Class Notes

1981

MAY 1985 Dirk D. Olin
Class Notes
1981
MAY 1985 Dirk D. Olin

Boys and girls, the school colors have changed. Dartmouth Green is now olive drab ROTC has returned to Hanover. And here's a real sign of the times: both faculty steering committees voted against the proposal, while the Student Assembly (read: the UGC) voted to be all that they can be.

President McLaughlin and the Trustees decided to accept a new soldier study program earlier this spring, with the College's chief executive explaining his decision this way: "The presence of Dartmouth-educated officers within the leadership structure of our armed services can contribute to and affect society in a positive manner, and, in so doing, it can further serve, constructively, that society which permits this institution to exist with the freedom to pursue its historic goals and purposes." (Yeats dons a business suit.)

I suppose that students should have the freedom to enlist in such a program if they so choose. But think about some of the folks you spent your Saturday nights with in Hanover.
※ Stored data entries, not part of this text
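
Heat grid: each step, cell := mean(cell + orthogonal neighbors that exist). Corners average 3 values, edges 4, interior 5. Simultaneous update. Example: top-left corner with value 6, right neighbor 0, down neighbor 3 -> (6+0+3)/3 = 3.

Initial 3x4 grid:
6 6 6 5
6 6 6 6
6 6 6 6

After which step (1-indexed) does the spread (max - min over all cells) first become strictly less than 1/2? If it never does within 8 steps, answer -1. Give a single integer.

Step 1: max=6, min=17/3, spread=1/3
  -> spread < 1/2 first at step 1
Step 2: max=6, min=103/18, spread=5/18
Step 3: max=6, min=1255/216, spread=41/216
Step 4: max=6, min=151303/25920, spread=4217/25920
Step 5: max=43121/7200, min=9122051/1555200, spread=38417/311040
Step 6: max=861403/144000, min=548671789/93312000, spread=1903471/18662400
Step 7: max=25804241/4320000, min=32991330911/5598720000, spread=18038617/223948800
Step 8: max=2319873241/388800000, min=1982271017149/335923200000, spread=883978523/13436928000

Answer: 1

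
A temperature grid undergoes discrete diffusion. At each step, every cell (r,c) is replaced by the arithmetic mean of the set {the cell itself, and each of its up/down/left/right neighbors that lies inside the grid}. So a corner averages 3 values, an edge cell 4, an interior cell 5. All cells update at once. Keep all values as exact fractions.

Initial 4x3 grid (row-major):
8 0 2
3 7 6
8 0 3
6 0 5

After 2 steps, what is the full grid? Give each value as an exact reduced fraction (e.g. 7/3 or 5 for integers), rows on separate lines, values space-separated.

After step 1:
  11/3 17/4 8/3
  13/2 16/5 9/2
  17/4 18/5 7/2
  14/3 11/4 8/3
After step 2:
  173/36 827/240 137/36
  1057/240 441/100 52/15
  1141/240 173/50 107/30
  35/9 821/240 107/36

Answer: 173/36 827/240 137/36
1057/240 441/100 52/15
1141/240 173/50 107/30
35/9 821/240 107/36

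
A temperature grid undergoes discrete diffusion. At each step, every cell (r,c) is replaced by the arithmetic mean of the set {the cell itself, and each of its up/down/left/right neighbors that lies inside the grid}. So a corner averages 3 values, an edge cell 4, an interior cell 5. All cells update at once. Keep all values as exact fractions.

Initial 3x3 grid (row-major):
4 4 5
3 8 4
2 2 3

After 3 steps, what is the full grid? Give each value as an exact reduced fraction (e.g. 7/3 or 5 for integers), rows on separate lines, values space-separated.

Answer: 4451/1080 7241/1600 9617/2160
19123/4800 23903/6000 15661/3600
467/135 54619/14400 2729/720

Derivation:
After step 1:
  11/3 21/4 13/3
  17/4 21/5 5
  7/3 15/4 3
After step 2:
  79/18 349/80 175/36
  289/80 449/100 62/15
  31/9 797/240 47/12
After step 3:
  4451/1080 7241/1600 9617/2160
  19123/4800 23903/6000 15661/3600
  467/135 54619/14400 2729/720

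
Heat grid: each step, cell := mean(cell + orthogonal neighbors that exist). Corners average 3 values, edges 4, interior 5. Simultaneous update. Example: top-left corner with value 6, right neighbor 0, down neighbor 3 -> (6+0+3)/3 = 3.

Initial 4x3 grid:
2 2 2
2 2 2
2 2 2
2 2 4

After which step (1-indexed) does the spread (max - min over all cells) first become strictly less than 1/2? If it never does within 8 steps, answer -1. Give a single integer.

Answer: 3

Derivation:
Step 1: max=8/3, min=2, spread=2/3
Step 2: max=23/9, min=2, spread=5/9
Step 3: max=257/108, min=2, spread=41/108
  -> spread < 1/2 first at step 3
Step 4: max=30137/12960, min=2, spread=4217/12960
Step 5: max=1764349/777600, min=7279/3600, spread=38417/155520
Step 6: max=104512211/46656000, min=146597/72000, spread=1903471/9331200
Step 7: max=6199709089/2799360000, min=4435759/2160000, spread=18038617/111974400
Step 8: max=369191382851/167961600000, min=401726759/194400000, spread=883978523/6718464000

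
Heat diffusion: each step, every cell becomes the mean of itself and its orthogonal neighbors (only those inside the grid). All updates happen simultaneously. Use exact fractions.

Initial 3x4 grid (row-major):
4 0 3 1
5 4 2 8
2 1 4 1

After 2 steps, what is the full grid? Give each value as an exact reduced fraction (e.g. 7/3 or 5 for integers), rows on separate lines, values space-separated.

After step 1:
  3 11/4 3/2 4
  15/4 12/5 21/5 3
  8/3 11/4 2 13/3
After step 2:
  19/6 193/80 249/80 17/6
  709/240 317/100 131/50 233/60
  55/18 589/240 797/240 28/9

Answer: 19/6 193/80 249/80 17/6
709/240 317/100 131/50 233/60
55/18 589/240 797/240 28/9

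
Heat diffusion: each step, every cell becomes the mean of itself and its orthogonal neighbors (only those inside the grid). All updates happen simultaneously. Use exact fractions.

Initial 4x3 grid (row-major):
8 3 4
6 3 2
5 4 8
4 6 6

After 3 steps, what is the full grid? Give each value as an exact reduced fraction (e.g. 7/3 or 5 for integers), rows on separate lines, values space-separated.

Answer: 10291/2160 32293/7200 2897/720
35683/7200 3353/750 10661/2400
11771/2400 15107/3000 35113/7200
3719/720 2323/450 11737/2160

Derivation:
After step 1:
  17/3 9/2 3
  11/2 18/5 17/4
  19/4 26/5 5
  5 5 20/3
After step 2:
  47/9 503/120 47/12
  1171/240 461/100 317/80
  409/80 471/100 1267/240
  59/12 82/15 50/9
After step 3:
  10291/2160 32293/7200 2897/720
  35683/7200 3353/750 10661/2400
  11771/2400 15107/3000 35113/7200
  3719/720 2323/450 11737/2160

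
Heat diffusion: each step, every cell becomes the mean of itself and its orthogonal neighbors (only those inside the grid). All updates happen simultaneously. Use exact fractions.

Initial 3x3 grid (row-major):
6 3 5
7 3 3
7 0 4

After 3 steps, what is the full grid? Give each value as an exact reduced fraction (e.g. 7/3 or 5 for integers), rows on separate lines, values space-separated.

Answer: 2513/540 6881/1600 2023/540
7431/1600 7841/2000 17293/4800
9217/2160 9209/2400 7097/2160

Derivation:
After step 1:
  16/3 17/4 11/3
  23/4 16/5 15/4
  14/3 7/2 7/3
After step 2:
  46/9 329/80 35/9
  379/80 409/100 259/80
  167/36 137/40 115/36
After step 3:
  2513/540 6881/1600 2023/540
  7431/1600 7841/2000 17293/4800
  9217/2160 9209/2400 7097/2160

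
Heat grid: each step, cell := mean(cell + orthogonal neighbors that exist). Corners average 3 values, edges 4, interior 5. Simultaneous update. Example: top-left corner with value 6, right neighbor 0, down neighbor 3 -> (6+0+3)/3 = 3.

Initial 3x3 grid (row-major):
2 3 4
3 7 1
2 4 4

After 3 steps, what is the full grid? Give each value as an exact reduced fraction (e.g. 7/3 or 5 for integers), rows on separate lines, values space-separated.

After step 1:
  8/3 4 8/3
  7/2 18/5 4
  3 17/4 3
After step 2:
  61/18 97/30 32/9
  383/120 387/100 199/60
  43/12 277/80 15/4
After step 3:
  3533/1080 12643/3600 1819/540
  25261/7200 20489/6000 13043/3600
  273/80 17599/4800 2527/720

Answer: 3533/1080 12643/3600 1819/540
25261/7200 20489/6000 13043/3600
273/80 17599/4800 2527/720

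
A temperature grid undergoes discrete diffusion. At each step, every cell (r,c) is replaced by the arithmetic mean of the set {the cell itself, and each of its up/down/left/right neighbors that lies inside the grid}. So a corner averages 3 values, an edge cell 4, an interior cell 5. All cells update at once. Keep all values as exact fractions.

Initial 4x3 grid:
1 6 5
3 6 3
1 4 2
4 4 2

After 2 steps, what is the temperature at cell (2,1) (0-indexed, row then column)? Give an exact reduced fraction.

Step 1: cell (2,1) = 17/5
Step 2: cell (2,1) = 341/100
Full grid after step 2:
  127/36 169/40 79/18
  809/240 381/100 949/240
  243/80 341/100 769/240
  19/6 377/120 107/36

Answer: 341/100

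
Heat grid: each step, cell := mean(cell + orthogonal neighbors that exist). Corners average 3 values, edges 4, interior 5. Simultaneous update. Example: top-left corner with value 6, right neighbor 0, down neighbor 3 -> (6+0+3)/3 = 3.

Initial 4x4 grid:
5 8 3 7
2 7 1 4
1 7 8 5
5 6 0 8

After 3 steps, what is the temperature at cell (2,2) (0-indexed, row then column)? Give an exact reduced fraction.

Answer: 14323/3000

Derivation:
Step 1: cell (2,2) = 21/5
Step 2: cell (2,2) = 527/100
Step 3: cell (2,2) = 14323/3000
Full grid after step 3:
  43/9 497/100 1079/225 2599/540
  2777/600 2369/500 1852/375 8467/1800
  523/120 967/200 14323/3000 9149/1800
  1603/360 1099/240 18193/3600 5311/1080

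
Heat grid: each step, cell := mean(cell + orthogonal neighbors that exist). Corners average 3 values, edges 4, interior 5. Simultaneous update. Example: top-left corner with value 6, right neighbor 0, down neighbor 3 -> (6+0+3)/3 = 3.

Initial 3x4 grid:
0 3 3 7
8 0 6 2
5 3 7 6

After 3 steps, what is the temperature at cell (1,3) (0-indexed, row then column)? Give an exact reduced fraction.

Step 1: cell (1,3) = 21/4
Step 2: cell (1,3) = 357/80
Step 3: cell (1,3) = 22799/4800
Full grid after step 3:
  745/216 23341/7200 9737/2400 1511/360
  17039/4800 8011/2000 8091/2000 22799/4800
  923/216 29591/7200 11387/2400 189/40

Answer: 22799/4800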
Now imagine them leading you into battle. 'Nuf said.

Anyway, as one of the last demilitarized classes, we must redouble our intelligence efforts, to which end I shall now defer. Here is the news.

Emil Miskovsky has proved thoughtful enough to write and warn me of his impending three-year sojourn in this, Our Nation's Capital. Emil says he'll be following his graduation from Albany Medical School with a residency at the Georgetown University Hospital, beginning this summer. Which cannot but help the book-bombed brain that described his stay at med school as an "occasionally obese abdomen and the opportunity to hold retractors for egos too large for description."

When I finish this month's missive, I'm heading to the backyard to build an Emilhardened silo for myself.

Apparently, Ned Mandell will also be lodging what's left of his sanity in D.C. Ned will be finishing Stanford B-School this spring and then will undertake some sort of real estate gig in the Washington swamp. (Mandell's presence will probably require extra concrete to be poured around the Miskovskyproof basing mode.)

Anyway, Emil also reports that his erstwhile Albany colleague, Andy Chodos, is slated for an internal medicine residency at Boston University's Hospital (a Biggy), and that Bob Higgins is on line in a surgery program at the University of Pittsburgh.

But let's stop playing doctor and go globetrotting for a few minutes, okay? Super.

Looking deep into my crystal rolodex last week, I learned that three of us who are of the '81 persuasion have just returned from overseas. Tyler Zabriskie is back from three years in Africa, having swung through India, Japan, and Alaska. I seem to recall that he is soon headed for seminary, but that's a relatively fuzzy memory. (No comments, please.)

Angela Nesbitt has also returned from Africa and will doubtless have a fascinating transition to make from Nigeria to the Wharton Business School.

And Sam Smith writes that Jerry Pierce has returned from Guatemala (after a coup or two) and is back in East Orange on the job search circuit.

And now some random bits of tid:

Tom McGonagle was in town last week, having attended a conference on the processing of industrial Waste into energy. Tom is the self-described garbage man for Chemical Bank these days; apparently they're one of the only commercial banks that is honest about its trashy investments (Tom excluded).

Bill Sherman reports form Kansas City that his wife is pregnant with their first. It sounds as if Bill will be able to handle the addition, having just been promoted to assistant vice president for financial planning services at the lAC Group, an insurance "mini-conglomerate" in Kansas City.

Up Ioway, Tom Waterman writes that he is attorneying in Davenport at the oldest law firm west of the Mississippi. Emily Neisloss, meanwhile, is about to enter the real world after graduation from UConn Law School in May. Emily says that she'll be heading for Hartford with Schatz, Schatz, Ribicoff, and Kotkin. But before any of you poverty-laden bachelors decide to take up residence in Connecticut, I should tell you that Emily is engaged to a fellow UConn student, and the two plan to marry when he graduates next year. Tough darts, guys.

And there's another '81-turned-lawyer-turned-fiance. The New York Times reported on February 24 that Cathy Lewis is engaged to Kent Whitaker, with she in her third year at Notre Dame Law School, and he in the process of getting his master's in geology from Miami University of Ohio. The wedding is planned for this summer.

And lastly this month (I hear you cry) comes a somewhat cryptic report from BuddyLivingstone. Having taken a so-called "frigid" business trip to Atlanta (I have no clue), Buddy says he will soon be hitting the links with Steve Pignatiello and Tom Hudson. When, where, and why I was even informed of this I cannot say. But I just call 'em as I'm told 'em, and if I'm not told 'em

that's right I make 'em up. So beware, all ye who do not write.